[Patch] Support DEC-C extensions
Tue Oct 4 10:12:00 GMT 2011
On Oct 4, 2011, at 11:59 AM, Pedro Alves wrote:
> On Monday 03 October 2011 21:23:43, Joseph S. Myers wrote:
>> On Mon, 3 Oct 2011, Douglas Rupp wrote:
>>> On 9/30/2011 8:19 AM, Joseph S. Myers wrote:
>>>> On Fri, 30 Sep 2011, Tristan Gingold wrote:
>>>>> If you prefer a target hook, I'm fine with that. I will write such a
>>>>> I don't think it must be restricted to system headers, as it is possible
>>>>> that the user 'imports' such a function (and define it in one of VMS
>>>>> favorite languages such as macro-32 or bliss).
>>>> If it's not restricted to system headers, then probably the option is
>>>> better than the target hook.
>>> I'm not sure I understand the reasoning here. This seems fairly VMS specific
>>> so what is the downside for a target hook and user written headers?
>> The language accepted by the compiler in the user's source code (as
>> opposed to in system headers) shouldn't depend on the target except for
>> certain well-defined areas such as target attributes and built-in
>> functions; behaving the same across different systems is an important
>> feature of GCC. This isn't one of those areas of target-dependence; it's
>> generic syntax rather than e.g. exploiting a particular processor feature.
> So I take it a `void foo(...);' declaration to mean the same thing
> as an unprototyped `void foo();'?
No, that's not the case. This is a full prototype.

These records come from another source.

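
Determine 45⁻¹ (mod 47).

47 = 1·45 + 2
45 = 22·2 + 1
2 = 2·1 + 0
Back-substituting gives 45·23 ≡ 1 (mod 47).

23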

> (If so, I think that should be
> explicit in the documentation). That is, decc system headers are
> probably declaring with:
> extern void foo(...);
> and then the function is defined somewhere with, say:
> void foo(int a, int b, void *c)
> Do we need to consider ABIs that have calling conventions that
> treat unprototyped and varargs functions differently? (is there any?)